BİRKAÇ MEKTUP BİLE OLSA, ANLASA DA, ANLAMASA DA, MEKTÛBÂT OKUYAN FEYZ ALIR. MANASINI BİLMESE DE FEYZ ALIR.
BİZİM KİTAPLAR, OKUYANA FEYZ VERİYOR. DAĞITANA DAHA ÇOK FEYZ VERİR.
BU BÜYÜKLERİN NAZARLARI, KELAMLARI, RÛHANİYYETLERİ, KALPTE NE KADAR KİR, PAS, GÜNAH VARSA, HEPSİNİ TEMİZLER.
Kitabevinde oturanlar, kitaplarda isimleri geçen, hâl tercemeleri geçen o büyük zâtların ışınlarının altında tedavi görüyor. Dolayısıyla, mutlaka kitaplarımızın olduğu yerde olmağa çalışın.
-Müslimânın oturduğu evden feyz yayılır.

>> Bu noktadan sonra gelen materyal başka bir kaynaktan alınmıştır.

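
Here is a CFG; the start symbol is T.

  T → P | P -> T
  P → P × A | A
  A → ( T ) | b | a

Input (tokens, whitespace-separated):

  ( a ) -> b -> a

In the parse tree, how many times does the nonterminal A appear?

4

[T [P [A ( [T [P [A a]]] )]] -> [T [P [A b]] -> [T [P [A a]]]]]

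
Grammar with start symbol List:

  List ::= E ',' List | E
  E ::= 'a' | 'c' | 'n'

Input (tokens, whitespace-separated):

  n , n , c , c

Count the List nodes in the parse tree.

[List [E n] , [List [E n] , [List [E c] , [List [E c]]]]]

4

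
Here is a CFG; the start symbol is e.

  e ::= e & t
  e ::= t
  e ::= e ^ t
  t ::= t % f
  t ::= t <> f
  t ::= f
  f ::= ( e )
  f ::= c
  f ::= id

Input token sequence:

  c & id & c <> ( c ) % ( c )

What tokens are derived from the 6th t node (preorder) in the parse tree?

c

[e [e [e [t [f c]]] & [t [f id]]] & [t [t [t [f c]] <> [f ( [e [t [f c]]] )]] % [f ( [e [t [f c]]] )]]]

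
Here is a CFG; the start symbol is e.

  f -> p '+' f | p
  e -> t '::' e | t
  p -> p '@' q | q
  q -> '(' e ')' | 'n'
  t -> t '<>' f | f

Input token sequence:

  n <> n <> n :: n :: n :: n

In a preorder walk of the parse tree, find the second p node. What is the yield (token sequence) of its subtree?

[e [t [t [t [f [p [q n]]]] <> [f [p [q n]]]] <> [f [p [q n]]]] :: [e [t [f [p [q n]]]] :: [e [t [f [p [q n]]]] :: [e [t [f [p [q n]]]]]]]]

n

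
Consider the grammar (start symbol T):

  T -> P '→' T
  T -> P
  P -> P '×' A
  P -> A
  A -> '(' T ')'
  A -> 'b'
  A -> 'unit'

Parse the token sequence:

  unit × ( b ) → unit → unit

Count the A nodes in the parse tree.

[T [P [P [A unit]] × [A ( [T [P [A b]]] )]] → [T [P [A unit]] → [T [P [A unit]]]]]

5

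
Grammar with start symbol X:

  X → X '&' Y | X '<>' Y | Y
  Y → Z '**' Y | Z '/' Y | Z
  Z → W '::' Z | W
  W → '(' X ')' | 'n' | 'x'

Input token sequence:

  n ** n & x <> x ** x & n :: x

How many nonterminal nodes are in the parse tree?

24

[X [X [X [X [Y [Z [W n]] ** [Y [Z [W n]]]]] & [Y [Z [W x]]]] <> [Y [Z [W x]] ** [Y [Z [W x]]]]] & [Y [Z [W n] :: [Z [W x]]]]]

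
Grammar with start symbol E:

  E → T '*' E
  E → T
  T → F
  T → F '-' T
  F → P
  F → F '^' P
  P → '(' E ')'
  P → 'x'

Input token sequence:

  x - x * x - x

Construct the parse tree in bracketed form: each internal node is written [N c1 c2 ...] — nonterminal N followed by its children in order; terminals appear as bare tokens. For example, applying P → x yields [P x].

E
T * E
F - T * E
P - T * E
x - T * E
x - F * E
x - P * E
x - x * E
x - x * T
x - x * F - T
x - x * P - T
x - x * x - T
x - x * x - F
x - x * x - P
x - x * x - x

[E [T [F [P x]] - [T [F [P x]]]] * [E [T [F [P x]] - [T [F [P x]]]]]]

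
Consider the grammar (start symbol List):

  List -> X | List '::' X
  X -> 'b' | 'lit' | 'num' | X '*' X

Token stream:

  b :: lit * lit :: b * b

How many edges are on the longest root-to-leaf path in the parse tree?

4

[List [List [List [X b]] :: [X [X lit] * [X lit]]] :: [X [X b] * [X b]]]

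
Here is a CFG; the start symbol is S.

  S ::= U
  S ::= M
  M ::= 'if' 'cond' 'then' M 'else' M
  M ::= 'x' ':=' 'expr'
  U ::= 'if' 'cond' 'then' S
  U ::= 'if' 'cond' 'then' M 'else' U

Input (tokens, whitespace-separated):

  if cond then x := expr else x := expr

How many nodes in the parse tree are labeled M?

3

[S [M if cond then [M x := expr] else [M x := expr]]]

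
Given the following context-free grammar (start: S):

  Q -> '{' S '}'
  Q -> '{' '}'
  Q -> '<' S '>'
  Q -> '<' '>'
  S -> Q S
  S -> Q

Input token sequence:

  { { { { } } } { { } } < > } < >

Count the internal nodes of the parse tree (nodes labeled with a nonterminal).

16

[S [Q { [S [Q { [S [Q { [S [Q { }]] }]] }] [S [Q { [S [Q { }]] }] [S [Q < >]]]] }] [S [Q < >]]]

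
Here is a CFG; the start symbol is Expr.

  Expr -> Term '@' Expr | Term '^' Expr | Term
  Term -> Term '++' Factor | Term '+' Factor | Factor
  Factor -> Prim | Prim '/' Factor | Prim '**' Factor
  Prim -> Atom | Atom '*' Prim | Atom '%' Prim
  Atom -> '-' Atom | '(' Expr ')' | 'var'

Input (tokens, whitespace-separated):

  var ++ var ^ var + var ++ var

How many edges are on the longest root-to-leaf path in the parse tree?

[Expr [Term [Term [Factor [Prim [Atom var]]]] ++ [Factor [Prim [Atom var]]]] ^ [Expr [Term [Term [Term [Factor [Prim [Atom var]]]] + [Factor [Prim [Atom var]]]] ++ [Factor [Prim [Atom var]]]]]]

8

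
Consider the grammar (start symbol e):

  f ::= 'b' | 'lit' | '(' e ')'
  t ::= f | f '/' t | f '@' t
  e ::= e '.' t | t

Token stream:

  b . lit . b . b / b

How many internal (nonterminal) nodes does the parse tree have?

14

[e [e [e [e [t [f b]]] . [t [f lit]]] . [t [f b]]] . [t [f b] / [t [f b]]]]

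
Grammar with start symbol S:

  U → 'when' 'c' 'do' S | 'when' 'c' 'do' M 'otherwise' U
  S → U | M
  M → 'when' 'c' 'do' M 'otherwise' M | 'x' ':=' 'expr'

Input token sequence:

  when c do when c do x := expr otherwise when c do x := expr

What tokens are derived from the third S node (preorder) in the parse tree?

[S [U when c do [S [U when c do [M x := expr] otherwise [U when c do [S [M x := expr]]]]]]]

x := expr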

Bu, sokağa te'sîr eder.
-Bir müslimânın evinde okunan Kur'ân-ı kerîmden, kılınan nemazdan hâsıl olan feyz-i ilâhî, pencere aralarından, kapıların altından, mahalleye akar. Böylece dolaşır, neresi müsaitse, oradan içeriye girer. Müsait olmayan yere girmez.
-Büyüklere mensub olan cimâdât (cansız eşya) bile kıymetlidir. Ya kendi elleri... Onlara temas eden
cimâdâta dokunan feyz alır. Mesela hırkalarına, başlıklarına, gömleklerine dokunan feyz alır. Ya kendi
mübarek ellerine dokunan; alır da alır... Biz bilmeyiz; alanla veren bilir onu.